Do you find yourself thinking: “I just want to do ‘my work.’ I don’t want to have to worry about the business part. I’m a (fill in the blank). I’m not into marketing, and I don’t like sales. I just want to do ‘my work.’” Sound familiar?
This is a common attitude of service providers, particularly helping, healing folks, who went into the area of expertise they have because they want to help others. And that’s just what they want to do—help others through their chosen modality. And that’s what their training and certification programs taught them to do—help others with their chosen modality or modalities.
If “your work” is something that you can find a job doing, then you are fine. Because when you get a job doing “your work,” someone else is doing the business part. Someone else creates the structure, enrolls the clients, manages the money and the taxes, provides the infrastructure, and takes most of the risk.
In exchange for that support, you earn far less when you work for someone else than you would working for yourself. But then, you need to do that business part.
And the trouble is, for most transformational practitioners and teachers, there aren’t many if any jobs available for your doing your work. You are on the leading-edge. You are creating a New World. You are on the forefront of change. You are a Visionary in many ways.
Thinking “I just want to do my work” is a holdover from school. When you’re in school, you are taught to just “do your work.” Your assignments are given to you, your teachers grade you, what you are to learn is clear, and you just need to “do your work.”
This conditioning is designed to create workers. It’s not designed to create entrepreneurs or business owners. That’s why so many entrepreneurs don’t do well in school or may not even finish school—they don’t want other people telling them what to do.
Workers rely on others to create the vision and the structure for implementing it.
You CAN beat your conditioning once you recognize it for what it is. If you continue to think “that’s just the way I am,” then you can’t change it. But it’s not the way you are—it’s the way you were taught to be.
Having said that, it is also true that not everyone is cut out to be an entrepreneur or a small business owner.
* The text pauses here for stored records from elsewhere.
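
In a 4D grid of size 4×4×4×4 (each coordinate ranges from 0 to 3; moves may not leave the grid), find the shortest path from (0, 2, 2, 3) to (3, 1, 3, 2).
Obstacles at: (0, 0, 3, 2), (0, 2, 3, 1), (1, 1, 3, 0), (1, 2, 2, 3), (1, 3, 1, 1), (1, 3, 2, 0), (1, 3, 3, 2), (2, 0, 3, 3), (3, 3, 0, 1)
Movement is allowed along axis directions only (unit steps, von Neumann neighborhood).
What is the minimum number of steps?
6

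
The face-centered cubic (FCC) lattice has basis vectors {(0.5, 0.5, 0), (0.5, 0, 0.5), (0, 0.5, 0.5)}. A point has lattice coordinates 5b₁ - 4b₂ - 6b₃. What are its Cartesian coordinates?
(0.5, -0.5, -5)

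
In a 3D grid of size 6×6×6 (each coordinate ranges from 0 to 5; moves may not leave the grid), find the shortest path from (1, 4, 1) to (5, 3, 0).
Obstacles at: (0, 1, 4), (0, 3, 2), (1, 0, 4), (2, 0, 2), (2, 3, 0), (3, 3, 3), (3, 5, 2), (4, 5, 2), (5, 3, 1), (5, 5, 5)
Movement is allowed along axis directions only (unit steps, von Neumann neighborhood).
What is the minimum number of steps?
6
(one shortest path: (1, 4, 1) → (2, 4, 1) → (3, 4, 1) → (4, 4, 1) → (5, 4, 1) → (5, 4, 0) → (5, 3, 0))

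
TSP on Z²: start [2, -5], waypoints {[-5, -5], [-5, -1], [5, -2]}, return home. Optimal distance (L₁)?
28
(one optimal route: (2, -5) → (-5, -5) → (-5, -1) → (5, -2) → (2, -5))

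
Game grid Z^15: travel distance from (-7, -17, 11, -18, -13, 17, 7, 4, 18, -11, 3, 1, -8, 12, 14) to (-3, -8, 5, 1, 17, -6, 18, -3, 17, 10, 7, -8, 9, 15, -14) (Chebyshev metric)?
30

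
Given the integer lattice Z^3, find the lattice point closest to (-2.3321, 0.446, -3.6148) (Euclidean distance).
(-2, 0, -4)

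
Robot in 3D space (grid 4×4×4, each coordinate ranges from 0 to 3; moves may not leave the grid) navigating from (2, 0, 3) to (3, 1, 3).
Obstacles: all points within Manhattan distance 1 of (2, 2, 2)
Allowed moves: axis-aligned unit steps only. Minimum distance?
2
(one shortest path: (2, 0, 3) → (3, 0, 3) → (3, 1, 3))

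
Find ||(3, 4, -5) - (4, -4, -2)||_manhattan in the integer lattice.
12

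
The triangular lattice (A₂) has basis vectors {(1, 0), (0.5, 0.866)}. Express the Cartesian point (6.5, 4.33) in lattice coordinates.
4b₁ + 5b₂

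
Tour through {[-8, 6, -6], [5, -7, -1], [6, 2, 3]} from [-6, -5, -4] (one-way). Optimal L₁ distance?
56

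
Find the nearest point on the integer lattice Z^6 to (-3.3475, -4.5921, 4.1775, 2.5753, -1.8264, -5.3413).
(-3, -5, 4, 3, -2, -5)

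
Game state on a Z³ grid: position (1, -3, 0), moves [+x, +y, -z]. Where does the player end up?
(2, -2, -1)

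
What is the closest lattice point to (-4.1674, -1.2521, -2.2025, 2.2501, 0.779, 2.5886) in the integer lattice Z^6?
(-4, -1, -2, 2, 1, 3)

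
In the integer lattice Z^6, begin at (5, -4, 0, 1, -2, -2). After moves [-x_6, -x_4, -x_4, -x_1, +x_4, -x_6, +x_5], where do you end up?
(4, -4, 0, 0, -1, -4)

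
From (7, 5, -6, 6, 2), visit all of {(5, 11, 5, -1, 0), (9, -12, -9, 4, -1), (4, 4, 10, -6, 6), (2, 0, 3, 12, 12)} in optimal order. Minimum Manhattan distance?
135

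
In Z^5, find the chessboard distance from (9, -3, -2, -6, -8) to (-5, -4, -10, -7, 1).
14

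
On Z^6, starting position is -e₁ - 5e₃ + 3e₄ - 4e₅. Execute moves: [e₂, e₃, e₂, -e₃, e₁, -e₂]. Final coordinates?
(0, 1, -5, 3, -4, 0)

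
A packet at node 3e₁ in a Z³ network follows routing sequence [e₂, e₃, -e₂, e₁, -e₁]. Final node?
(3, 0, 1)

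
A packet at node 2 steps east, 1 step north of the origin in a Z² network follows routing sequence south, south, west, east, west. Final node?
(1, -1)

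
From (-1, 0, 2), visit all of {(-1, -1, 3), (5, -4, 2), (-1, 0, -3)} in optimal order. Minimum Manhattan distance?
22
(one optimal route: (-1, 0, 2) → (-1, 0, -3) → (-1, -1, 3) → (5, -4, 2))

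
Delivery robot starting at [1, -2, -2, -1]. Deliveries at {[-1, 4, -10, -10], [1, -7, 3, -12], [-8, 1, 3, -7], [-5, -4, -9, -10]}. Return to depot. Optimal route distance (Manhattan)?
104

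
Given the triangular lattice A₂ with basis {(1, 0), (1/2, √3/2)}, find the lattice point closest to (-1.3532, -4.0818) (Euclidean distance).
(-1.5, -4.33)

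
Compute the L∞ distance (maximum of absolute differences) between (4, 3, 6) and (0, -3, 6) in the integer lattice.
6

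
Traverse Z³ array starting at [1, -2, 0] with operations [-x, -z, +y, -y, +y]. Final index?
(0, -1, -1)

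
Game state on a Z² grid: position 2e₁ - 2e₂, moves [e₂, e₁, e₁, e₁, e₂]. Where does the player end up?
(5, 0)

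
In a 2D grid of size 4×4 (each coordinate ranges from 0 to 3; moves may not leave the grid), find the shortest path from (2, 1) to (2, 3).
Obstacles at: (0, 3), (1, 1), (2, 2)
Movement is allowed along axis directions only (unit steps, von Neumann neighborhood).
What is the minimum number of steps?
4
(one shortest path: (2, 1) → (3, 1) → (3, 2) → (3, 3) → (2, 3))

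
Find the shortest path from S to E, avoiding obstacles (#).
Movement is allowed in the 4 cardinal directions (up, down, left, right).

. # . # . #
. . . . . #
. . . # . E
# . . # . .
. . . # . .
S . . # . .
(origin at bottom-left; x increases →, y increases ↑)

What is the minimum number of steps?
10
(one shortest path: (0, 0) → (1, 0) → (2, 0) → (2, 1) → (2, 2) → (2, 3) → (2, 4) → (3, 4) → (4, 4) → (4, 3) → (5, 3))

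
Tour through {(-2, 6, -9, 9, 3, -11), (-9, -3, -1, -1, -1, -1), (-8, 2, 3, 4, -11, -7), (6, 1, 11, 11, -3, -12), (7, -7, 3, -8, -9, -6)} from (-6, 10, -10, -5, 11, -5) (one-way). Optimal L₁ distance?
197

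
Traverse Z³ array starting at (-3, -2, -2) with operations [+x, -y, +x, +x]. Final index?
(0, -3, -2)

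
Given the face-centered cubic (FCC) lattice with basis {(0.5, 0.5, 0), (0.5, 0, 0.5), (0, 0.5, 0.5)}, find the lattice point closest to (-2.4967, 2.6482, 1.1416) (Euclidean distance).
(-2.5, 2.5, 1)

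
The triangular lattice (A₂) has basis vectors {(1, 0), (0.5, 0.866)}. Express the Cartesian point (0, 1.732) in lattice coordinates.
-b₁ + 2b₂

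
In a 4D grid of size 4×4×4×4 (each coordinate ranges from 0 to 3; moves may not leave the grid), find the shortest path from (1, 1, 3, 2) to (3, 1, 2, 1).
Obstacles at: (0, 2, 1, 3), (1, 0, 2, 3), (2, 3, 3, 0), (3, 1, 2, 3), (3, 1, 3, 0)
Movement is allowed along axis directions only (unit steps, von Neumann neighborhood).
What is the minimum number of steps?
4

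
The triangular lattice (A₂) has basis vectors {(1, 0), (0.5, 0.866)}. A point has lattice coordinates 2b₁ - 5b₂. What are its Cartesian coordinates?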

Some people are better suited for working for someone else.
You have got to be honest with yourself. I see many people with the attitude of a worker wishing they had a business, and putting themselves in the position of needing their practice or their business to provide for them. And then they struggle, and live out a money story of not enough.
They just “want to do their work”—and they think someone should pay them for that—just because they are good at it. This is magical thinking—and not the helpful kind of magic. It’s an aspect of the Child archetype that wishes someone else would just take care of the issues you don’t want to deal with.
I’ve had these thoughts and feelings myself, so I really understand this point of view. And it’s insidious because it perpetuates a disempowered state—one in which you are dependent on others, but you are not actually getting the support that you need.
It takes a certain kind of maturity to step out of this dependent, conditioned thinking, into taking command of your life and your business. It’s not for everyone.
Is it for you? Because to have a successful, lucrative, impactful, soul-inspired business, you need to engage in the fundamentals of business, not just delivering your service.
But I want to emphasize that this, too, can become exciting, interesting, and even fun! You do not need to suffer when you have the right attitude.
Once you make a decision to think differently, your whole perception can change. I’ve seen it over and over again in my clients as they have come to understand that marketing is about community outreach, and sales are about making invitations. And without these two, they cannot provide their service, and so cannot help many people, if anyone.